Despite being one of the oldest cities in America, and home to a large trod directly between the city and Arcadia, the First Motley found themselves alone when they emerged from the Hedge in 1919. Some of the more introspective wondered at the mystery, particularly after contact was made with the William's Boys freehold in Providence, while others simply took things for granted. Then, in '36, Blind Thomas? returned to Boston with knowledge from other Freeholds throughout New England that spoke of Boston as home to a large and impressive Freehold.
Here are a few of the facts and rumors known about Boston:
- Boston's Freehold is known as one of the oldest in New England, and has always had a large concentration of Lost - likely due to the trod. Some rumors even suggest that native americans kidnapped by the Gentry would return from the hedge atop Beacon Hill.
- Providence and Gloucester both boast small freeholds founded by exiles or wanderers from Boston's original freehold. The William's Boys (of Providence) were originally religious dissidents, while the Twin Fishers (of Gloucester) was originally formed by a trio of Swimmerskin that decided to settle outside of Boston.
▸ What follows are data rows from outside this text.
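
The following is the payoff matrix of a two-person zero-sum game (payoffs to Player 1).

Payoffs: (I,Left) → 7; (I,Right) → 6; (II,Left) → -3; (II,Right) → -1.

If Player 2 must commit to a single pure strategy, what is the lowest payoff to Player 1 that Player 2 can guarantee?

Column maxima: Left → 7, Right → 6.
The smallest of these is 6.

6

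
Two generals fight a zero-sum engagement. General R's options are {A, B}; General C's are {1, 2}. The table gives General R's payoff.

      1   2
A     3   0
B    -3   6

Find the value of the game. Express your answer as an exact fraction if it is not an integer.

Row minima: A → 0, B → -3; maximin = 0.
Column maxima: 1 → 3, 2 → 6; minimax = 3.
0 ≠ 3, so there is no saddle point; optimal play is mixed.
Let General R play A with probability p. Expected payoff against 1: 3p + (-3)(1−p) = 6p − 3; against 2: 0p + 6(1−p) = −6p + 6.
Setting these equal: 6p − 3 = −6p + 6 ⇒ 12p = 9 ⇒ p = 3/4, and the value is (6)·(3/4) − 3 = 3/2.
For General C: with q = P(1), equating A's and B's payoffs gives 3q = −9q + 6 ⇒ q = 1/2.

3/2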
- The original Freehold was centered around Beacon Hill, and was somewhat insular. Motleys from "the good part of town" were in charge, with any Lost from outlying neighborhoods was marginalized. Non-Bostonians were even further down the totem pole, and as a result, only had a distant outsiders view of the Freehold.
- The Autumn Court had effective dominance of the Freehold, though seasonal rule was then as it is now. I.e., the other Courts each had their season of dominance, but couldn't really match the influence of the dominant Autumn Court. Of the Courts, the Spring Court was by far the most marginalized, having very little power even during its season and a relatively poor reputation among the rather close-minded Beacon Hill elite.
- The Leaders of the Courts and the Freehold were all men - Boston's original freehold was a strict patriarchy. Women had various formalized positions in the Freehold, but couldn't serve as Queens or Ladies for either Court nor Freehold. While originally quite religiously intolerant, the Freehold shed those habits by the time of the Revolutionary War. So long as you were a Protestant Christian, you were good. Catholics were tolerated and non-Christians weren't offered membership in the Freehold.